That principle is about to be tested by something it was not designed for.

AI agents, software systems that reason, plan, and act autonomously on behalf of users and businesses, are entering the Indian digital ecosystem. They are arriving not as a distant possibility but as a near-term commercial reality. McKinsey projects $3 to $5 trillion in global agentic commerce by 2030. Gartner forecasts $15 trillion in agent-mediated B2B exchanges by 2028. India, with its density of digital transactions, its young and technically fluent population, and its existing interoperability infrastructure, is positioned to be one of the first markets where AI agents operate at true population scale.

The question is whether the coordination infrastructure can handle what comes next.

The Coordination Problem Agents Bring

UPI works because it standardized how payments move between banks. Aadhaar works because it standardized identity verification. Both succeed by creating a shared protocol that diverse participants adopt. But AI agents introduce a coordination challenge these systems were not built to address.

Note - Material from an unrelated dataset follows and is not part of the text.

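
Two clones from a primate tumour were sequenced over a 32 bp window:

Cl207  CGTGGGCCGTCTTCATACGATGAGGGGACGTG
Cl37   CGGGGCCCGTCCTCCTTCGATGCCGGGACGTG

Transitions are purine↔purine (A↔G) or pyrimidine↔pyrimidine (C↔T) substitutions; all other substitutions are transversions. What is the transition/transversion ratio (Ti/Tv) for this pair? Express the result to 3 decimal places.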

An AI agent does not make one transaction. It fans out. A single purchasing intent can generate dozens of simultaneous API calls across merchants, payment processors, logistics services, and verification systems. Multiply that by millions of agents operating on behalf of millions of users, and the interaction volume becomes a qualitative shift from current traffic, not an incremental increase. Industry analysis suggests that 30 to 50 percent of agentic compute globally is already wasted on coordination failures: redundant queries, retry storms, systems that cannot communicate across ecosystem boundaries.

India’s digital rails were built for human-speed, human-volume transactions. Agent-speed, agent-volume interactions introduce load patterns, timing requirements, and failure modes that the current architecture was not designed to absorb. This does not mean the infrastructure will break. It means a new coordination layer is needed between the agents and the rails.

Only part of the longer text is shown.